« C’est le Pape qui le veut ». C’est ainsi que Mgr Annibale Bugnini (1912–1982), l’artisan de la réforme liturgique qui suivit le Concile Vatican II, réduisait systématiquement au silence les experts qui contestaient l’une ou l’autre de ses innovations les plus inconsidérées.
Le pape en question, c’était Paul VI qui avait en effet confié à Bugnini le rôle de secrétaire et de factotum du conseil pour la réforme de la liturgie présidé par le cardinal Giacomo Lercaro.

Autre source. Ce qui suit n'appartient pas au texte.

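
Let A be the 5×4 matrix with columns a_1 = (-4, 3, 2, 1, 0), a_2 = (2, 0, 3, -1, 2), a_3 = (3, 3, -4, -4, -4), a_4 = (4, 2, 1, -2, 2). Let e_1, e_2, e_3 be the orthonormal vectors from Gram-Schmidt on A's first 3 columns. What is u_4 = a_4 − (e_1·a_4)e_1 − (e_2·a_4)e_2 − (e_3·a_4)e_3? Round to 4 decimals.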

Bugnini jouissait d’une mauvaise réputation auprès de certains membres du conseil. « Scélérat et mielleux », « manipulateur », « dépourvu de culture comme d’honnêteté » : c’est ainsi que le grand théologien et liturgiste Louis Bouyer (1913–2004), que Paul VI estimait énormément, l’a décrit dans ses « Mémoires ».
En fin de compte, ce pape fut sur le point de créer Bouyer cardinal et punit Bugnini en l’exilant comme nonce à Téhéran après s’être rendu compte des dégâts qu’il avait causés et de la fausseté de ce « c’est le Pape qui le veut » derrière lequel cette canaille s’abritait.
Pourtant, au cours des décennies qui suivirent, les héritiers de Bugnini ont mené la danse. Son secrétaire personnel Piero Marini fut l’organisateur des cérémonies pontificales de 1983 à 2007. Et plusieurs livres viennent de sortir qui mettent en évidence le rôle joué par Bugnini.
Mais revenons à Paul VI, comment a‑t-il vécu la réforme liturgique ? Les défenseurs de la liturgie préconciliaire l’accusent d’être le responsable final de toutes les innovations.
En réalité, entre Paul VI et la réforme qui prenait forme peu à peu, il était loin de régner cette harmonie que les critiques lui reprocheront.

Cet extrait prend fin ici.